This lesson is in the early stages of development (Alpha version)

01 What is a relational database?

Overview

Teaching: 10 min
Exercises: 5 min
Questions
  • What is a relational database and why should I use it?

  • Why do tables have key columns?

  • What is SQL

Objectives
  • Define a relational database

  • Compare with other types of databases

Motivation

To start let’s orient ourselves in our project workflow. Previously we used Excel and OpenRefine to go from messy, human created data to cleaned, computer-readable data. Now we’re going to move to the next piece of the data workflow, using the computer to read in our data, so we can then access it for analysis and visualisation.

Dataset description

The data we will be using is a subset of data collected from the SAFI (Studying African Farmer-Led Irrigation) project. This project is looking at farming and irrigation methods. This is survey data relating to households and agriculture in Tanzania and Mozambique. The survey data was collected through interviews conducted between November 2016 and June 2017 using forms downloaded to Android Smartphones.

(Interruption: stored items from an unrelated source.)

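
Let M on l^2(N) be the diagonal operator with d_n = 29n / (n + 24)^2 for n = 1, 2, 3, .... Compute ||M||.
||M|| = 29/96 (attained at n = 24)

For M diagonal, ||M|| = sup_n |d_n|. Treat f(x) = 29x / (x + 24)^2 for real x > 0. By the quotient rule, f'(x) = 29(24 - x)/(x + 24)^3, which is positive for x < 24 and negative for x > 24. So f has a unique maximum at x = 24, and since 24 is a positive integer, the supremum over n ≥ 1 is attained at n = 24: d_24 = 29·24/(24 + 24)^2 = 29·24/2304 = 29/96. Hence ||M|| = 29/96.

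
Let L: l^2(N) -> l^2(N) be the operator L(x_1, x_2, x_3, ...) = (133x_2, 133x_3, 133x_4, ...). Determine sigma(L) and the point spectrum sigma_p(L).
sigma(L) = closed disk {z in C : |z| ≤ 133}; sigma_p(L) = open disk {z in C : |z| < 133}

Note L = 133·V where V is the unit left shift (V x)_k = x_{k+1}; so sigma(L) = 133·sigma(V) and ||L|| = 133||V||. ||L x||^2 = 17689sum_{k≥2} |x_k|^2 ≤ 17689||x||^2, with equality on {x : x_1 = 0}, so ||L|| = 133. For any lambda with |lambda| < 133, set r = lambda/133 (|r| < 1); the vector x = (1, r, r^2, ...) is in l^2 and satisfies L x = 133(r, r^2, ...) = lambda x, so lambda is an eigenvalue. On the boundary |lambda| = 133 the geometric series diverges, so no l^2 eigenvector exists, but these lambda lie in the approximate point spectrum. Hence sigma(L) is the closed disk of radius 133 and sigma_p(L) is the open disk.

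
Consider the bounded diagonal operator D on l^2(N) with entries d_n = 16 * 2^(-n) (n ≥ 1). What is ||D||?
||D|| = 8 (attained at n = 1)

For D diagonal, ||D|| = sup_n |d_n|. The sequence d_n = 16 * 2^(-n) is positive and strictly decreasing (ratio 2^(-1) < 1), so the supremum is d_1 = 16/2 = 8. Hence ||D|| = 8.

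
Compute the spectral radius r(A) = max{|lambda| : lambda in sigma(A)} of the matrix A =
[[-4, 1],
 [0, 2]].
r(A) = 4

The eigenvalues of A are the roots of its characteristic polynomial. With M = A (coefficients from the trace and determinant):
  p(λ) = det(λ I - M) = λ^2 + 2λ - 8.
For λ^2 + 2λ - 8 the discriminant is 36. It is a perfect square (6^2), so the roots are rational: λ = (-2 ± 6)/2 = 2, -4.
Thus the eigenvalues (to 4 decimals) are 2 (modulus 2); -4 (modulus 4). The spectral radius is the largest modulus: r(A) = 4. (Cross-check: r(A) ≤ ||A||_2 ≈ 4.1594; equality holds whenever A is normal, though it can also hold for some non-normal A.)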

The survey covered such things as; household features (e.g. construction materials used, number of household members) on farms, agricultural practices (e.g. water usage, crops, plots), assets (e.g. number and types of livestock) and details about the household members.

What is a relational database?

A relational database is a collection of data items organised as a set of tables. Relationships can be defined between the data in one table and the data in another or many other tables.

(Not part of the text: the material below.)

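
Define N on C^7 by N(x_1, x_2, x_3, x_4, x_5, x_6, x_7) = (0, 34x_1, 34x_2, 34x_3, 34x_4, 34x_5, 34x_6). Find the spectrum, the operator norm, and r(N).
sigma(N) = {0}; ||N|| = 34; r(N) = 0. (N is nilpotent with N^7 = 0.)

On C^7, N is a strictly lower-triangular matrix with 34 on the subdiagonal and zeros elsewhere, so its characteristic polynomial is lambda^7 and every eigenvalue is 0: sigma(N) = {0}. For the operator norm, N e_i = 34e_{i+1} for i = 1, ..., 6 and N e_7 = 0, so the singular values of N are 34 (with multiplicity 6) and 0; hence ||N|| = 34. The spectral radius r(N) = max|lambda| = 0. Note ||N|| > r(N) — characteristic of non-normal nilpotent operators. Indeed N^7 = 0.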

The relational database system will provide mechanisms by which you can query the data in the tables, re-assemble the data in various ways without altering the data in the actual tables.

This querying is usually done using SQL (Structured Query Language). SQL allows queries to be constructed from the use of only a few keywords. Databases are designed to allow efficient querying against very large tables, more than the 1M rows allowed in an Excel spreadsheet.

What is a table?

As were have noted above, a single table is very much like a spreadsheet. It has rows and it has columns. A row represents a single observation and the columns represents the various variables contained within that observation. Often one or more columns in a row will be designated as a ‘primary key’. This column or combination of columns can be used to uniquely identify a specific row in the table.

The columns typically have a name associated with them indicating the variable name. A column always represents the same variable for each row contained in the table. Because of this the data in each column will always be of the same type, such as an Integer or Text, of values for all of the rows in the table. Datatypes are discussed in the next section.

Table description

Setup

We use DB Browser for SQLite and the SQL SAFI database/dataset throughout this lesson. See the setup instructions on how to download the data, and also how to install the DB Browser for SQLite.

Key Points

  • A relational database is data organised as a collection of related tables

  • SQL (Structured Query Language) is used to extract data from the tables. Either a single table or data spread across two or more related tables.